海ノ大神年 五月雨月十一日 第二話
「来世はシイラになりたいな」
不意にそんなことを言ったものだから、二人とも甲板に横たえていた身を起こして私を見た。
あの後いつも通り暗くなるまで釣りをして、夜になって急に縁が甲板で雑魚寝しながら夜更かしでもしてみようじゃないかと提案した。その提案に、私も惺大も大賛成と乗ったのだ。
そのため、今私たちは甲板に布団を持って来て横になっている。
「どうして?」
先に訊いてきたのは惺大だった。
縁もその理由を知りたがるように惺大の問いにうんうんと頷いて同じ疑問を持っていることを示した。
「今日あのシイラを見て思ったんだ。あのシイラや、このシイラを模した船みたいに海に生きれば、いつか釣り人に釣られて、空気に触れて色褪せて、呼吸が出来ない時間片目で太陽を見上げながら苦しんで、その場で潔く捌かれて一生を終えられるんじゃないかって」
そこには理想や羨望、嫉妬なんかを感じる心はなくて、家族のことで悩んだり愛情を欲したりすることもないのではないか。
人間であるが故に手に入れたものもあるはずだけど、私はそれよりも魚になってごはんや敵だけのことを考えて自由に海を泳いでいたかった。
「素敵じゃない?。自分より大きな魚や漁をする船に関心を向けられながら、まどろっこしいことなんて考えずに生きて、欲しいもののためじゃない至極簡潔な死を迎える。凄く安らか」
自然と、二人に何を思われるか不安ではなかった。私の中でいつの間にか気心の知れた友人のような存在となっている二人には、何も躊躇うことなく本音で話せた。
それは二人が私を否定せずに受け入れてくれると知っているから。
「来世のことなんて考えたことなかったな…」
そうこぼす縁に、はっとして訂正する。
「今のはあくまでもし来世に行くならの話ね。本気で来世に行こうって考えてるわけじゃないから」
本心だった。
それなのに、来世のことがすんなりと話題に出てきてしまうことに驚きと不安を覚えて、思わず両腕を抱きしめてしまう。

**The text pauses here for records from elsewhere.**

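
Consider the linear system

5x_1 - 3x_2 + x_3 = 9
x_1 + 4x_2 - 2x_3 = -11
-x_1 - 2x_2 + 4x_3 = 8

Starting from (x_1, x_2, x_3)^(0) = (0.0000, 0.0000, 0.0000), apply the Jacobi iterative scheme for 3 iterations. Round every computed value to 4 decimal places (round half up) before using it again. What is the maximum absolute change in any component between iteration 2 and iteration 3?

0.5150

Iteration 1:
  x_1 = (9 - (-3)·0.0000 - (1)·0.0000) / (5) = 1.8000
  x_2 = (-11 - (1)·0.0000 - (-2)·0.0000) / (4) = -2.7500
  x_3 = (8 - (-1)·0.0000 - (-2)·0.0000) / (4) = 2.0000
Iteration 2:
  x_1 = (9 - (-3)·-2.7500 - (1)·2.0000) / (5) = -0.2500
  x_2 = (-11 - (1)·1.8000 - (-2)·2.0000) / (4) = -2.2000
  x_3 = (8 - (-1)·1.8000 - (-2)·-2.7500) / (4) = 1.0750
Iteration 3:
  x_1 = (9 - (-3)·-2.2000 - (1)·1.0750) / (5) = 0.2650
  x_2 = (-11 - (1)·-0.2500 - (-2)·1.0750) / (4) = -2.1500
  x_3 = (8 - (-1)·-0.2500 - (-2)·-2.2000) / (4) = 0.8375
Change: (0.5150, 0.0500, -0.2375) → max |·| = 0.5150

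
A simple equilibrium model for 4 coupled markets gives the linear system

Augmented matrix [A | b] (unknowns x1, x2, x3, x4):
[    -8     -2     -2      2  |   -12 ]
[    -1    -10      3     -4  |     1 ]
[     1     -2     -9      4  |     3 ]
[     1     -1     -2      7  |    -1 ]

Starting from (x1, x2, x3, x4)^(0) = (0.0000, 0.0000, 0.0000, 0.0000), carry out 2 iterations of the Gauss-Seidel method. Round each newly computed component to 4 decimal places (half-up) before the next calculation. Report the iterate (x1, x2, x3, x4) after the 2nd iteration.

Iteration 1:
  x1 = (-12 - (-2)·0.0000 - (-2)·0.0000 - (2)·0.0000) / (-8) = 1.5000
  x2 = (1 - (-1)·1.5000 - (3)·0.0000 - (-4)·0.0000) / (-10) = -0.2500
  x3 = (3 - (1)·1.5000 - (-2)·-0.2500 - (4)·0.0000) / (-9) = -0.1111
  x4 = (-1 - (1)·1.5000 - (-1)·-0.2500 - (-2)·-0.1111) / (7) = -0.4246
Iteration 2:
  x1 = (-12 - (-2)·-0.2500 - (-2)·-0.1111 - (2)·-0.4246) / (-8) = 1.4841
  x2 = (1 - (-1)·1.4841 - (3)·-0.1111 - (-4)·-0.4246) / (-10) = -0.1119
  x3 = (3 - (1)·1.4841 - (-2)·-0.1119 - (4)·-0.4246) / (-9) = -0.3323
  x4 = (-1 - (1)·1.4841 - (-1)·-0.1119 - (-2)·-0.3323) / (7) = -0.4658

(1.4841, -0.1119, -0.3323, -0.4658)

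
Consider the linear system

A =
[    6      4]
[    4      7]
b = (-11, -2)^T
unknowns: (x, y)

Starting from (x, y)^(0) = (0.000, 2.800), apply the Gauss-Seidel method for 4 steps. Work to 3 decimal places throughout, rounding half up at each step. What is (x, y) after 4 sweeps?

(-2.712, 1.264)

Iteration 1:
  x = (-11 - (4)·2.800) / (6) = -3.700
  y = (-2 - (4)·-3.700) / (7) = 1.829
Iteration 2:
  x = (-11 - (4)·1.829) / (6) = -3.053
  y = (-2 - (4)·-3.053) / (7) = 1.459
Iteration 3:
  x = (-11 - (4)·1.459) / (6) = -2.806
  y = (-2 - (4)·-2.806) / (7) = 1.318
Iteration 4:
  x = (-11 - (4)·1.318) / (6) = -2.712
  y = (-2 - (4)·-2.712) / (7) = 1.264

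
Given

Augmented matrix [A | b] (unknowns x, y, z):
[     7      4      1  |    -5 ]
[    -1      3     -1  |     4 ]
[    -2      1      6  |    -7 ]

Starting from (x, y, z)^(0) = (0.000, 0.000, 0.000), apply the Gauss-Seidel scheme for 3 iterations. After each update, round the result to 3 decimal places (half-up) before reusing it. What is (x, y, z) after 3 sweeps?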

「来世、俺はまた俺になりたい。それが無理ならまた人間」
「どうして?」
今度は縁が惺大にその理由を尋ねた。
「俺は俺の人生が好きだったからもう一回生きたいかなって。また十八歳で死ぬのは正直勘弁だけど、家族のみんなにまた会えるから」
単純に食べられる生き物になってしまうのが怖い、とも苦笑しながらつけ加えた。
「縁は?」
少し踏み込んだ質問だったかな、と心配しながら彼の顔色を窺う。けれど彼は嫌がるわけでもなく、けれど少し悲し気な目をして言った。